The other half is that I found it incredibly interesting that when looking at FanGraphs depth charts, the Mets actually lead not only the division in projected WAR, but they trail only the Dodgers in the National League. How exactly did we get here?
Remember, it could have been the Mets and Nationals swapping fates at one point. On as recently as August 10th, the two teams were separated by just 14.6 percentage points of playoff odds, when the Mets won a whopping 21 of 27 games from the All Star break until that date.
And the entire second half was nothing to sneeze at: by pitching fWAR, only the Astros had more in the second half, and by position players they ranked ninth, better in fact than the presumptive NL East winner. Their wRC+ of 108 in that time was seventh.
So it’s easy to say what went right: Jeff McNeil and Pete Alonso were both 4.5+ win players. Jacob deGrom won his back-to-back Cy Young award, and Noah Syndergaard and Zack Wheeler had phenomenal, 4+ win years themselves.

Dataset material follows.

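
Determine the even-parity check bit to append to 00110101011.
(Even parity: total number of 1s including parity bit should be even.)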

The things that went wrong were also easy to count. Their manager, Mickey Callaway, was sent packing after fielding some egregious blunders like batting out of order , shouting at reporters, and an altercation regarding General Manager Brodie Van Wagenen managing from his couch at home, undercutting his play-making ability. Yoenis Cespedes’ contract was altered after he had an incident with a wild boar, a bizarre way to start the year news-wise.
All at the same time, Fred Wilpon’s ownership is being sunset in favor of hedge fund manager Steve Cohen, who will buy a majority share of the team over the next few years. Cohen is infamously known as the center of SAC Capital’s wide-reaching SEC investigation that resulted in a record $1.8 billion in penalties for insider trading, yet Cohen avoided jail time. Oh yeah, and wasn’t that Edwin Díaz guy—and the trade for him—a total disaster?
If there’s anything that would preclude the Mets from achieving what the FanGraphs depth chart says they can, it’s one-million-percent themselves. The team made a couple of shrewd moves in the offseason; despite losing Zack Wheeler to the Phillies, they signed Rick Porcello, who should be competent enough as a fifth starter. They also signed Dellin Betances on a bounce-back deal, and that kind of bounce-back would be sorely needed for a relief core that ranked in the back third of the pack.
Yet many of the elements that made the team so absolutely insufferable to watch, from 10,000 feet, are still in place. The Wilpons are still ownership, technically, and as mentioned before, they are ceding control to someone with questionable business ethics that MLB seems primed to rubber stamp approval as an owner.
The General Manager is still the same, and combining his existing conflicts of interest with his current players along with the recent history of under-cutting the manager doesn’t exactly bode well. While Carlos Beltran could be a nice change—and I’ll include the massive footnote that he could also be implicated in the wide-reaching Astros cheating scandal—there is nothing stopping Van Wagenen from eroding any authority he actually has or builds. And while some of his moves have been the kind of go-for-it deals the team should make, like the trade for Marcus Stroman, others, like the trade that sent Jarred Kelenic to the Mariners for a recently-poor Díaz and an aging Robinson Cano, could be seen as erratic and not well-thought-out.
Ultimately, the pieces are all there, and despite just a couple of small moves so far this offseason, FanGraphs still gives them a median estimate of 92 wins next year, largely because of their excellent pitching and new young stars. Maybe a Mets fan can’t trust the front office to improve the team, nor can they count on Beltran solving all of the clubhouse troubles. At the very least, they can hope they don’t get in the way.